A couple more tips to squeeze the best out of your M-H
1) Neck-sizing only. If you do not have a neck sizing die, then simply screw out the full-resizing die a bit (1/4 turn?)
- The unresized portion of the neck, where it meets the shoulder, helps to center the case in the chamber.
2) Do NOT crimp the bullet in any way. Instead, rather open up the mouth a teensy weensy bit, just enough that if you chamber such a case, you see a trace of a bright rubbing ring on the case mouth when you extract it. This also helps to center the case mouth (and thus the bullet) in the chamber.
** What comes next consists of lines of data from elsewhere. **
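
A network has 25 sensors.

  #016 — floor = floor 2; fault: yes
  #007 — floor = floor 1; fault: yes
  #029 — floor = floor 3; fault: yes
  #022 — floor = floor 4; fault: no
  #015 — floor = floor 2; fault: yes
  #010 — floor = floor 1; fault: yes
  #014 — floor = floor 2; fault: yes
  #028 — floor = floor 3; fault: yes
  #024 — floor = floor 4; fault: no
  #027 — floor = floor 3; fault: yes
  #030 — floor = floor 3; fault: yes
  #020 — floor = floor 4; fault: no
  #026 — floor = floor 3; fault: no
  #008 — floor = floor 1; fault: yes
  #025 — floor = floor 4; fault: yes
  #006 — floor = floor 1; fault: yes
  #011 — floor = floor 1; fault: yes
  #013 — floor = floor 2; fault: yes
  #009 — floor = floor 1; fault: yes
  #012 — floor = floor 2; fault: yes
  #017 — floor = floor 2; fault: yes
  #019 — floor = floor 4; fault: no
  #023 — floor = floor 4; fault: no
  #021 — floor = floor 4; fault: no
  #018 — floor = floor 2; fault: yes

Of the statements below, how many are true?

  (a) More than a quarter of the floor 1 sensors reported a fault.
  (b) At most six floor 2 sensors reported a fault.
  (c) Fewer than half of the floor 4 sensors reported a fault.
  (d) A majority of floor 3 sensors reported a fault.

(a) floor 1: |A| = 6, |A ∩ B| = 6; needs |A ∩ B| / |A| > 1/4 — true.
(b) floor 2: |A| = 7, |A ∩ B| = 7; needs |A ∩ B| ≤ 6 — false.
(c) floor 4: |A| = 7, |A ∩ B| = 1; needs |A ∩ B| < |A ∖ B| — true.
(d) floor 3: |A| = 5, |A ∩ B| = 4; needs |A ∩ B| > |A ∖ B| — true.

3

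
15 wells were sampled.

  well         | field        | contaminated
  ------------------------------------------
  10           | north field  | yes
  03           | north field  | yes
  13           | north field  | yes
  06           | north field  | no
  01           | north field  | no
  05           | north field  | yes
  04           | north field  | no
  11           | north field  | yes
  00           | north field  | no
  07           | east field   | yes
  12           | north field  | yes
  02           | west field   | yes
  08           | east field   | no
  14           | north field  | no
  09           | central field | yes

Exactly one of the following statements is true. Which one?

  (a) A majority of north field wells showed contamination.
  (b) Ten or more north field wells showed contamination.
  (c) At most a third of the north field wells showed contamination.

(a)

|A| = 11, |A ∩ B| = 6, |A ∖ B| = 5.
(a) requires |A ∩ B| > |A ∖ B|: true.
(b) requires |A ∩ B| ≥ 10: false.
(c) requires |A ∩ B| / |A| ≤ 1/3: false.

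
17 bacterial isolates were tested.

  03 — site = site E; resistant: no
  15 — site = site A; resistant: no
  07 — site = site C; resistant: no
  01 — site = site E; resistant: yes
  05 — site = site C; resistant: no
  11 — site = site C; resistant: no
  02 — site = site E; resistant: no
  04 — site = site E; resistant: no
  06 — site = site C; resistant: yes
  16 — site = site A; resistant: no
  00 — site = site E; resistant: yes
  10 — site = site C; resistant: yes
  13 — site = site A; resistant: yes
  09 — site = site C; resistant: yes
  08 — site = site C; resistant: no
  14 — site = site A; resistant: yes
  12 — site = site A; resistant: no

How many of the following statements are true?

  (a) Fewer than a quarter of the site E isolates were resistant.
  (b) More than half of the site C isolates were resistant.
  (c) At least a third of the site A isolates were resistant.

1

(a) site E: |A| = 5, |A ∩ B| = 2; needs |A ∩ B| / |A| < 1/4 — false.
(b) site C: |A| = 7, |A ∩ B| = 3; needs |A ∩ B| > |A ∖ B| — false.
(c) site A: |A| = 5, |A ∩ B| = 2; needs |A ∩ B| / |A| ≥ 1/3 — true.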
The reasoning behing the above actions is thus:
A fully resized case has some play between the neck and the chamber wall. The chambered case will sit on the bottom of the chamber, and the play is all at the top. So the bullet is sitting below the centerline of the barrel.
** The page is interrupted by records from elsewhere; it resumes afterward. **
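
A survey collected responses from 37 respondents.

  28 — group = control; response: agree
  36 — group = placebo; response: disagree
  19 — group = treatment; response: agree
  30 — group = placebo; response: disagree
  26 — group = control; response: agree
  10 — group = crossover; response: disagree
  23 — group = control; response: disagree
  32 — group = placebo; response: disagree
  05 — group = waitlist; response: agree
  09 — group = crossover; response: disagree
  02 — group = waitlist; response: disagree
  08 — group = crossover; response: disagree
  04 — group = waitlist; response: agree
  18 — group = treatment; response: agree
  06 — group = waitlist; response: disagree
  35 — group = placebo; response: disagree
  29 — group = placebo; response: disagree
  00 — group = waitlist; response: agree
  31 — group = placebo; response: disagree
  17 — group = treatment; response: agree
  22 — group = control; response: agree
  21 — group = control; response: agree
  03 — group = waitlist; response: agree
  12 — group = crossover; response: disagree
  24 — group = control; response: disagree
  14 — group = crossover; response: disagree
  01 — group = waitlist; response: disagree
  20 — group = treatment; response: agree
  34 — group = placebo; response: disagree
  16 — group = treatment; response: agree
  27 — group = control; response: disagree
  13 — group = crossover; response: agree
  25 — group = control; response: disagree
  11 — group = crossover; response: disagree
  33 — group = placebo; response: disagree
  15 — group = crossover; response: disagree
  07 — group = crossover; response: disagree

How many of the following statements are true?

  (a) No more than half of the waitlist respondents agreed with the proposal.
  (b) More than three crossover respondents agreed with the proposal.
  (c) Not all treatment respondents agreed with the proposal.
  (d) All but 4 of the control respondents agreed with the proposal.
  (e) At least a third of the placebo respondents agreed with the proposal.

(a) waitlist: |A| = 7, |A ∩ B| = 4; needs |A ∩ B| ≤ |A ∖ B| — false.
(b) crossover: |A| = 9, |A ∩ B| = 1; needs |A ∩ B| > 3 — false.
(c) treatment: |A| = 5, |A ∩ B| = 5; needs A ⊄ B (|A ∖ B| ≥ 1) — false.
(d) control: |A| = 8, |A ∩ B| = 4; needs |A ∖ B| = 4 — true.
(e) placebo: |A| = 8, |A ∩ B| = 0; needs |A ∩ B| / |A| ≥ 1/3 — false.

1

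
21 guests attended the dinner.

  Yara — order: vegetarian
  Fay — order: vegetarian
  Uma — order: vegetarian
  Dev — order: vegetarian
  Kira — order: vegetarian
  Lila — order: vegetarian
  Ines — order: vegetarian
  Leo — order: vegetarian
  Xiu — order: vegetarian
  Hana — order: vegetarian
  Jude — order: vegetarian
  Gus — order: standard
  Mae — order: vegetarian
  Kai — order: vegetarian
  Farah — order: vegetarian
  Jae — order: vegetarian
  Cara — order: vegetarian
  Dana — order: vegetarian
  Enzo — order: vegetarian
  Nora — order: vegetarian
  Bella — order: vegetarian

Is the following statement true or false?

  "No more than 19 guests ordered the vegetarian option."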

On firing, the bullet will run along the bottom of the neck space until it is forced up by the transition/lead/forcing cone/ call it what you will.
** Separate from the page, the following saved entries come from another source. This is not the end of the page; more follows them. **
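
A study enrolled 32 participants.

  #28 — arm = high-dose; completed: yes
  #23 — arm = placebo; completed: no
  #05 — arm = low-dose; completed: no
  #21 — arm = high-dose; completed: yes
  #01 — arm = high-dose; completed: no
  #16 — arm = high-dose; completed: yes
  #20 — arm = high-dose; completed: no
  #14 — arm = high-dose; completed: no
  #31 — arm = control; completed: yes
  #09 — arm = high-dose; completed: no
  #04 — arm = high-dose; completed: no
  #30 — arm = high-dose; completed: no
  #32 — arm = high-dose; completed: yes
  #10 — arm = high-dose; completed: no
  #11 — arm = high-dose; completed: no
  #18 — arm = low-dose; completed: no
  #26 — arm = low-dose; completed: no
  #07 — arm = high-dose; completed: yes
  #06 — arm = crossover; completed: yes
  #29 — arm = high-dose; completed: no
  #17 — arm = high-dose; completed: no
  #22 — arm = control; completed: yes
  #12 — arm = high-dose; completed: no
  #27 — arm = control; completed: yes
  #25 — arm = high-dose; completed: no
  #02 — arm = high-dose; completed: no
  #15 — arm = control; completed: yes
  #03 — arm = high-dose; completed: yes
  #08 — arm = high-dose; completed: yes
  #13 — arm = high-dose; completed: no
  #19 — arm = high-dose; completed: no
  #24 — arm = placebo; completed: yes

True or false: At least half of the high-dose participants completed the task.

The determiner here denotes the relation: |A ∩ B| ≥ |A ∖ B|.
|A| = 22, |A ∩ B| = 7, |A ∖ B| = 15.
7 < 15, so the statement is false.

False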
So the bullet is inevitably engraved on the skew, leading to the corkscrew trajectory mentioned above. The above tips help to keep the bullet centered as long as possible on its way into the rifling.
A longer cylindrical portion on the bullet helps to keep it straight. If a rifle has a free flight between case mouth and transition cone, then boat-tail bullets will make it worse.
Don't forget, these rifles were designed long before boat-tails became fashionable. The bullets in those days were long and cylindrical by modern standards. I do not have a 303 M-H, but have owned (and shot) a Mosin-Nagant 91/30 sniper, Argentine Mauser, SMLE MKsI and V, Lee Enfield No.4, a friend's Finnish sniper, and they ALL performed better with the 3130s.
Try it. It won't turn the Martini into a bench-rest rifle, but it will perform better.